Professor, Biology Club Restore Region’s Rivers

Allison Meyer found a muddy shoe. Another student found a garden trowel. Valparaiso University’s biology club members made several unlikely discoveries to expand on classroom knowledge while restoring the region’s rivers this spring.

The club was working at the Elkhart Conservation Club property on Cobus Creek, five miles west of Elkhart, Ind., when Meyer found the discarded footwear on her first restoration trip. While there, Valpo students gained invaluable hands-on experience to further develop lessons learned in the classroom.

Biology club members partake in a variety of tasks on their restoration trips. Over the years, students have helped the Elkhart Conservation Club to deliver fish and maintain the hatchery. They also monitor the river for flow, chemistry, macro invertebrates, bank stability, and habitat. Other river restoration activities include removing log jams; stabilizing the river bank with stone, logs, mesh, or plantings; narrowing the channel; redirecting flows; and building trout and macro invertebrate habitats.

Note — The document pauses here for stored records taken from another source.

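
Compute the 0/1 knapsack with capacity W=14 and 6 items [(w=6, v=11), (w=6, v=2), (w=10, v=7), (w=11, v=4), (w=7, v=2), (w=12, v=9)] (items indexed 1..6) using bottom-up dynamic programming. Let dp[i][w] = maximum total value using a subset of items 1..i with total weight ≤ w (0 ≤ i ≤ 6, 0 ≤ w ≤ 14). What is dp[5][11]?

11

i\w   0   1   2   3   4   5   6   7   8   9  10  11  12  13  14
  0   0   0   0   0   0   0   0   0   0   0   0   0   0   0   0
  1   0   0   0   0   0   0  11  11  11  11  11  11  11  11  11
  2   0   0   0   0   0   0  11  11  11  11  11  11  13  13  13
  3   0   0   0   0   0   0  11  11  11  11  11  11  13  13  13
  4   0   0   0   0   0   0  11  11  11  11  11  11  13  13  13
  5   0   0   0   0   0   0  11  11  11  11  11  11  13  13  13
  6   0   0   0   0   0   0  11  11  11  11  11  11  13  13  13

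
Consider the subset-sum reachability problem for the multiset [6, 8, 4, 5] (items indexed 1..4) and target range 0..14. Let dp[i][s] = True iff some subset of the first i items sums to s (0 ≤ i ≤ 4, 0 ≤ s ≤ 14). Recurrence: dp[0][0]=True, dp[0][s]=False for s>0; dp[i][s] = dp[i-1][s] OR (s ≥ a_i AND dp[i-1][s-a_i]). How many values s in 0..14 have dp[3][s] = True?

i\s   0   1   2   3   4   5   6   7   8   9  10  11  12  13  14
  0   T   F   F   F   F   F   F   F   F   F   F   F   F   F   F
  1   T   F   F   F   F   F   T   F   F   F   F   F   F   F   F
  2   T   F   F   F   F   F   T   F   T   F   F   F   F   F   T
  3   T   F   F   F   T   F   T   F   T   F   T   F   T   F   T
  4   T   F   F   F   T   T   T   F   T   T   T   T   T   T   T

7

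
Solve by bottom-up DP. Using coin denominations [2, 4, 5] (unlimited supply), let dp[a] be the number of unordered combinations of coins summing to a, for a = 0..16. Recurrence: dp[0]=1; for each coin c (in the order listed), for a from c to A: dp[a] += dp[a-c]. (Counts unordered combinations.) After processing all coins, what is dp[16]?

7

after  coin     0     1     2     3     4     5     6     7     8     9    10    11    12    13    14    15    16
          2     1     0     1     0     1     0     1     0     1     0     1     0     1     0     1     0     1
          4     1     0     1     0     2     0     2     0     3     0     3     0     4     0     4     0     5
          5     1     0     1     0     2     1     2     1     3     2     4     2     5     3     6     4     7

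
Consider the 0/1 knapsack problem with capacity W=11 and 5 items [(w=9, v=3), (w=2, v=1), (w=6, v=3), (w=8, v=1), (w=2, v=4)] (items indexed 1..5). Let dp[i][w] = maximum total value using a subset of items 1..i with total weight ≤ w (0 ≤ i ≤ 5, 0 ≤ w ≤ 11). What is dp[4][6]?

3

i\w   0   1   2   3   4   5   6   7   8   9  10  11
  0   0   0   0   0   0   0   0   0   0   0   0   0
  1   0   0   0   0   0   0   0   0   0   3   3   3
  2   0   0   1   1   1   1   1   1   1   3   3   4
  3   0   0   1   1   1   1   3   3   4   4   4   4
  4   0   0   1   1   1   1   3   3   4   4   4   4
  5   0   0   4   4   5   5   5   5   7   7   8   8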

For Meyer, a junior biology and chemistry major from Huntington, Ind., restoring one of the few cold-water trout streams in Indiana showed the real-world implications of her classroom knowledge.

“Going on the restoration really opened my eyes about what it takes to keep the parks and various places viable and how much work it takes to make sure the organisms that live in these places have a good habitat,” Meyer said.

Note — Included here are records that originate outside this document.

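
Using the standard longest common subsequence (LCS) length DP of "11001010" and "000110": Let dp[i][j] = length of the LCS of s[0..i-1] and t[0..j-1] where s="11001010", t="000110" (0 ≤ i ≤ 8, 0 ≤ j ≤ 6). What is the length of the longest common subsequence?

5

   ''  0  0  0  1  1  0
''  0  0  0  0  0  0  0
 1  0  0  0  0  1  1  1
 1  0  0  0  0  1  2  2
 0  0  1  1  1  1  2  3
 0  0  1  2  2  2  2  3
 1  0  1  2  2  3  3  3
 0  0  1  2  3  3  3  4
 1  0  1  2  3  4  4  4
 0  0  1  2  3  4  4  5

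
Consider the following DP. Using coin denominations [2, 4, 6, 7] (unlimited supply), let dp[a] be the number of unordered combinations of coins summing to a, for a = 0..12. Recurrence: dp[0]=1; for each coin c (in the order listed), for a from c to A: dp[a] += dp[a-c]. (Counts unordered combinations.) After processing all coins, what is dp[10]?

after  coin     0     1     2     3     4     5     6     7     8     9    10    11    12
          2     1     0     1     0     1     0     1     0     1     0     1     0     1
          4     1     0     1     0     2     0     2     0     3     0     3     0     4
          6     1     0     1     0     2     0     3     0     4     0     5     0     7
          7     1     0     1     0     2     0     3     1     4     1     5     2     7

5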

The biology club was founded in 1933, but it did not begin to do river work until 1999. In the last academic year, the club performed 10 river restorations with 119 students and 20 nonstudent residents. Anyone — including non-biology students as well as community members — may participate.

“My goal is more community involvement and more participation from residents who fish,” said Grayson Davis, professor of biology and the club’s advisor, noting that fishers have much to teach students about natural ecology, too.

The ECC has seen dramatic improvements on their trout stream, grounds, and facilities throughout the years, thanks largely to the biology club. The picturesque grounds include a rustic cabin and a 35,000 trout hatchery responsible for raising more than $1 million worth of brown trout for local rivers. Recent wildlife sightings at the club include turkeys, owls, bald eagles, sandhill cranes, coyotes, fox, and deer.

As the faculty leader, Davis’ extensive knowledge, love of the outdoors, and ability to see the long-term impacts of the club’s restoration efforts naturally flow to his students. Travis Simmons attended his first restoration in March. As a junior biology major from Angola, Ind., and a student in Davis’ developmental biology class, Simmons described Davis as an “amazing professor to work with because he does what he loves.”

The club’s president, Veronica Clancy, agrees. Though Clancy values learning by serving the region’s rivers, she further values working with a faculty member with intense passion.

“To list what I have learned from participating in the club would be nearly impossible,” said Clancy, a senior biology and environmental studies major from Hebron, Ind. “The most important thing I have learned, however, is that I must I find a career that I love as much as Dr. Davis loves his.”

Davis’ impact on his students is palpable. Like Clancy, Halina Hopkins, a senior from Columbus, Ind. who is majoring in biology, environmental science, and humanities, hopes to apply her experience in the biology club toward a meaningful vocation.

“As a future science teacher, I’m interested in creating experiences like this for my own students,” Hopkins said. “I can see connections between this work and topics we’ve discussed in ecology class and in my own research, which deals with aquatic macro invertebrates.”

Hopkins and the biology department recognize that hands-on learning — in a laboratory and beyond the lab — influences students’ learning. Davis described the biology department’s philosophy using a Chinese proverb: “I hear and I forget. I see and I remember. I do and I understand.”

For the club and its budding conservationists, perhaps the most unlikely discovery on river outings is not only what they learn about biology, but also what they discover about themselves.